航天器中精密器件布局的保结构优化

航天器中精密器件的稳定性和工作精度决定于器件布置位置的局部结构振动特性，而航天器局部振动特性又受到精密器件布局的影响。因此，航天器中精密器件的布局优化是确保其稳定高效工作的前提条件。该文建立了粘接精密器件的航天器局部柔性薄板结构的动力学模型，发展保结构分析方法模拟了薄板结构的局部振动特性。考虑精密器件形状和尺寸、散热间隙要求等布局约束条件，以各器件布局位置最大面外振动加速度加权值最小化为优化目标，对精密器件布局进行优化设计。优化结果表明:由于所提出的精密器件布局优化设计方法在模拟结构局部振动特性过程中采用了能够较为精确捕捉系统局部动力学特性的保结构分析方法，大幅提高优化效率的同时能够大幅降低器件布局位置最大面外振动加速度；通过布局优化设计，各器件布局位置最大面外振动加速度加权值减小约88.05%，这一结果对提高航天器内精密器件工作稳定性和精度具有一定的参考价值。
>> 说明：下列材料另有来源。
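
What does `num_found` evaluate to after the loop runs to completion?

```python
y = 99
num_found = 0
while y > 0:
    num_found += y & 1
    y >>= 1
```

Let's trace through this code step by step.

Initialize: y = 99
Initialize: num_found = 0
Entering loop: while y > 0:
After iteration 1: y = 49, num_found = 1
After iteration 2: y = 24, num_found = 2
After iteration 3: y = 12, num_found = 2
After iteration 4: y = 6, num_found = 2
After iteration 5: y = 3, num_found = 2
After iteration 6: y = 1, num_found = 3
After iteration 7: y = 0, num_found = 4
Loop ends.

Final answer: 4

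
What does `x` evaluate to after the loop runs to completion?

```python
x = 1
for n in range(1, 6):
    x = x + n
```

Let's trace through this code step by step.

Initialize: x = 1
Entering loop: for n in range(1, 6):
After iteration 1: n = 1, x = 2
After iteration 2: n = 2, x = 4
After iteration 3: n = 3, x = 7
After iteration 4: n = 4, x = 11
After iteration 5: n = 5, x = 16
Loop ends.

Final answer: 16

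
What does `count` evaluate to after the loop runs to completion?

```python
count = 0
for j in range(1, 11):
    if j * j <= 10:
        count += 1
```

Let's trace through this code step by step.

Initialize: count = 0
Entering loop: for j in range(1, 11):
After iteration 1: j = 1, count = 1
After iteration 2: j = 2, count = 2
After iteration 3: j = 3, count = 3
After iteration 4: j = 4, count = 3
After iteration 5: j = 5, count = 3
After iteration 6: j = 6, count = 3
After iteration 7: j = 7, count = 3
After iteration 8: j = 8, count = 3
After iteration 9: j = 9, count = 3
After iteration 10: j = 10, count = 3
Loop ends.

Final answer: 3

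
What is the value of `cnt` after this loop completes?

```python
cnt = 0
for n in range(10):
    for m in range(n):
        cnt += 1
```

Let's trace through this code step by step.

Initialize: cnt = 0
Entering loop: for n in range(10):
After iteration 1: n = 0, cnt = 0
After iteration 2: n = 1, cnt = 1, m = 0
After iteration 3: n = 2, cnt = 3, m = 1
After iteration 4: n = 3, cnt = 6, m = 2
After iteration 5: n = 4, cnt = 10, m = 3
After iteration 6: n = 5, cnt = 15, m = 4
After iteration 7: n = 6, cnt = 21, m = 5
After iteration 8: n = 7, cnt = 28, m = 6
After iteration 9: n = 8, cnt = 36, m = 7
After iteration 10: n = 9, cnt = 45, m = 8
Loop ends.

Final answer: 45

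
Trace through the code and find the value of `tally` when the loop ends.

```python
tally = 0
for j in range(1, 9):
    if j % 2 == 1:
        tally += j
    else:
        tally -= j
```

Let's trace through this code step by step.

Initialize: tally = 0
Entering loop: for j in range(1, 9):
After iteration 1: j = 1, tally = 1
After iteration 2: j = 2, tally = -1
After iteration 3: j = 3, tally = 2
After iteration 4: j = 4, tally = -2
After iteration 5: j = 5, tally = 3
After iteration 6: j = 6, tally = -3
After iteration 7: j = 7, tally = 4
After iteration 8: j = 8, tally = -4
Loop ends.

Final answer: -4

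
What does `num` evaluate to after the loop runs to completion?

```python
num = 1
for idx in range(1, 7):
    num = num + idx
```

Let's trace through this code step by step.

Initialize: num = 1
Entering loop: for idx in range(1, 7):
After iteration 1: idx = 1, num = 2
After iteration 2: idx = 2, num = 4
After iteration 3: idx = 3, num = 7
After iteration 4: idx = 4, num = 11
After iteration 5: idx = 5, num = 16
After iteration 6: idx = 6, num = 22
Loop ends.

Final answer: 22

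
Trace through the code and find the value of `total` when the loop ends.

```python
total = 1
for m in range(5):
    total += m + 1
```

Let's trace through this code step by step.

Initialize: total = 1
Entering loop: for m in range(5):
After iteration 1: m = 0, total = 2
After iteration 2: m = 1, total = 4
After iteration 3: m = 2, total = 7
After iteration 4: m = 3, total = 11
After iteration 5: m = 4, total = 16
Loop ends.

Final answer: 16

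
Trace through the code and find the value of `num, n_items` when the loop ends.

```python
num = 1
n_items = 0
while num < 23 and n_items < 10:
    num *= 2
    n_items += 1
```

Let's trace through this code step by step.

Initialize: num = 1
Initialize: n_items = 0
Entering loop: while num < 23 and n_items < 10:
After iteration 1: num = 2, n_items = 1
After iteration 2: num = 4, n_items = 2
After iteration 3: num = 8, n_items = 3
After iteration 4: num = 16, n_items = 4
After iteration 5: num = 32, n_items = 5
Loop ends.

Final answer: 32, 5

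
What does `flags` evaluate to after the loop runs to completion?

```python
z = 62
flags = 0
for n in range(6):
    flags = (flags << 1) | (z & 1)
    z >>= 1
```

Let's trace through this code step by step.

Initialize: z = 62
Initialize: flags = 0
Entering loop: for n in range(6):
After iteration 1: n = 0, z = 31, flags = 0
After iteration 2: n = 1, z = 15, flags = 1
After iteration 3: n = 2, z = 7, flags = 3
After iteration 4: n = 3, z = 3, flags = 7
After iteration 5: n = 4, z = 1, flags = 15
After iteration 6: n = 5, z = 0, flags = 31
Loop ends.

Final answer: 31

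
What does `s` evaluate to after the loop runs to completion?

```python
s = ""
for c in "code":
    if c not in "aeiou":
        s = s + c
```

Let's trace through this code step by step.

Initialize: s = ''
Entering loop: for c in "code":
After iteration 1: c = 'c', s = 'c'
After iteration 2: c = 'o', s = 'c'
After iteration 3: c = 'd', s = 'cd'
After iteration 4: c = 'e', s = 'cd'
Loop ends.

Final answer: 'cd'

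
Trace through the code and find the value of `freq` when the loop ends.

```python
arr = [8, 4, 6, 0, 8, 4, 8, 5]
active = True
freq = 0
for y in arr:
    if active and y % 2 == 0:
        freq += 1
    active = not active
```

Let's trace through this code step by step.

Initialize: arr = [8, 4, 6, 0, 8, 4, 8, 5]
Initialize: active = True
Initialize: freq = 0
Entering loop: for y in arr:
After iteration 1: y = 8, active = False, freq = 1
After iteration 2: y = 4, active = True, freq = 1
After iteration 3: y = 6, active = False, freq = 2
After iteration 4: y = 0, active = True, freq = 2
After iteration 5: y = 8, active = False, freq = 3
After iteration 6: y = 4, active = True, freq = 3
After iteration 7: y = 8, active = False, freq = 4
After iteration 8: y = 5, active = True, freq = 4
Loop ends.

Final answer: 4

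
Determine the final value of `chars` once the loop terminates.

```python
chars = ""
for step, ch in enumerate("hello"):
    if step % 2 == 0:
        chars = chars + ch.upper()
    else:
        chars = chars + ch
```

Let's trace through this code step by step.

Initialize: chars = ''
Entering loop: for step, ch in enumerate("hello"):
After iteration 1: step = 0, ch = 'h', chars = 'H'
After iteration 2: step = 1, ch = 'e', chars = 'He'
After iteration 3: step = 2, ch = 'l', chars = 'HeL'
After iteration 4: step = 3, ch = 'l', chars = 'HeLl'
After iteration 5: step = 4, ch = 'o', chars = 'HeLlO'
Loop ends.

Final answer: 'HeLlO'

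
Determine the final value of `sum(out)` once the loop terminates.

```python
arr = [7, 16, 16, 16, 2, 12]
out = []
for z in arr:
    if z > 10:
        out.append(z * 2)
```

Let's trace through this code step by step.

Initialize: arr = [7, 16, 16, 16, 2, 12]
Initialize: out = []
Entering loop: for z in arr:
After iteration 1: z = 7, out = []
After iteration 2: z = 16, out = [32]
After iteration 3: z = 16, out = [32, 32]
After iteration 4: z = 16, out = [32, 32, 32]
After iteration 5: z = 2, out = [32, 32, 32]
After iteration 6: z = 12, out = [32, 32, 32, 24]
Loop ends.
sum(out) = 120

Final answer: 120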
Structure-Preserving Layout Optimization of Precision Devices in Spacecraft

The stability and the accuracy of the precision devices installed in spacecraft depend on the local vibration characteristics of the spacecraft. In return, the local vibration characteristics of the spacecraft are influenced by the layout of the precision devices, which implies that, a rational layout of the precision devices in the spacecraft is the precondition for the stable and efficient work of the precision devices. The dynamic model for a flexible panel bearing several precision devices was presented and the structure-preserving method was developed to investigate the local vibration characteristics of the panel. In view of the sizes of the precision devices and the heat dissipation clearances between the precision devices, the layout optimization for the precision devices was performed to minimize the weighted values of the out-of-plane vibration accelerations of the precision devices. The optimization results show that, benefiting from the excellent structure-preserving properties of the numerical method employed during the vibration analysis, the weighted values of the out-of-plane vibration accelerations of the precision devices decrease by about 88.05% through the layout optimization, which provides a useful guide for the layout scheme of the precision devices in the spacecraft and improves the stability of the precision devices.